When I was in the Navy, I had innumerable firefighting trainings (including one with a simulated fire that we had to fight, full gear, hose and all—exhausting and sweaty work!). One thing we went over every time was the fire triangle, the three components that are necessary for a fire to burn: fuel, oxygen, and heat. Remove one side of the triangle, and the fire will go out. So it isn’t surprising to me that many people carry this piece of knowledge and try to apply it to the Sun. How can the Sun burn, they ask, without oxygen1? It’s a very common and understandable misconception, especially because the Sun does have plenty of fuel and heat, and it does burn. But of course it can’t be the case that the Sun needs oxygen to burn, because it continues to shine in space.
This is because the Sun burns, but it isn’t burning. Or at least it isn’t “on fire.” The way words can take on different shades of meaning is one of the beauties of language, but it can also be a source of confusion as it is here. The Sun burns in the sense that it releases energy by consuming fuel, but the process by which that happens is not combustion; it is nuclear fusion.
Combustion—that is, a typical fire supported by the fire triangle—is a chemical reaction between the fuel and oxygen (or another oxidizing agent). The energy produced from combustion comes from the breaking of atomic bonds. In a combustion reaction, the bonds in the fuel (the reactant) contain more energy than the bonds in the products (which might be gases, water, etc.). Given the conservation of energy, there must be the same amount of energy on either side, so on the product side, that energy becomes heat.
In nuclear fusion, the same concept applies. There is fuel (hydrogen, for the Sun) and there are products (helium, primarily). However, the energy difference here is not from changing atomic bonds. It’s because the mass of the helium is less than the mass of the hydrogen that it is produced from (via a series of interactions). Since energy and mass are interchangeable, the conservation of energy, which is more accurately the conservation of mass-energy, dictates that there must have been energy released during the reaction.
While a fire needs the triangle of fuel, oxygen, and heat, the triangle for nuclear fusion is fuel, heat (that is, high temperatures), and density. The temperatures and densities required are extreme, but they are found in the core of the Sun, where hydrogen starts fusing into helium at about four million kelvin. The density of the Sun’s core is about 1250 pounds per gallon, which is 150 times denser than water and 13 times denser than lead. Given the tiny mass of hydrogen, that means an ice cream scoop of the Sun’s core would contain roughly ten octillion hydrogen atoms. And it’s a good thing, too, because it turns out that hydrogen atoms really don’t like to combine together. They are both positively charged, and in fact they basically wouldn’t ever come together if not for quantum tunneling. The Sun is basically shining through sheer force of quantity.

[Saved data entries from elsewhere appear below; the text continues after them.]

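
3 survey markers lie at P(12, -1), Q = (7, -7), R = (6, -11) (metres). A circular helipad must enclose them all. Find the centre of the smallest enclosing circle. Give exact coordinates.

Side lengths²: PQ² = 61, PR² = 136, QR² = 17.
Since PR² = 136 ≥ 61 + 17 = 78, the angle opposite PR is not acute, so the smallest enclosing circle has PR as diameter.
Centre = midpoint of PR = (9, -6), r² = 136/4 = 34.
Centre = (9, -6).

(9, -6)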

You can see why achieving these conditions on Earth is so difficult—fusion ignition was achieved in a laboratory for the first time ever just in 2022, and we’re still a long way from being able to use it in place of combustion. But we can still take advantage of the amazing way the Sun burns, whether that’s enjoying the sun on your face, growing a garden, or harnessing that power via solar panels. It’s thanks to this fusion that there is light and life in the universe!
Cheers to our not-burning burning Sun!
1. Meaning “oxygen” as part of the atmosphere, O2 gas. The Sun does contain trace amounts of oxygen, less than one atom per thousand, but that isn’t the type of oxidizing agent meant in the fire triangle. [back]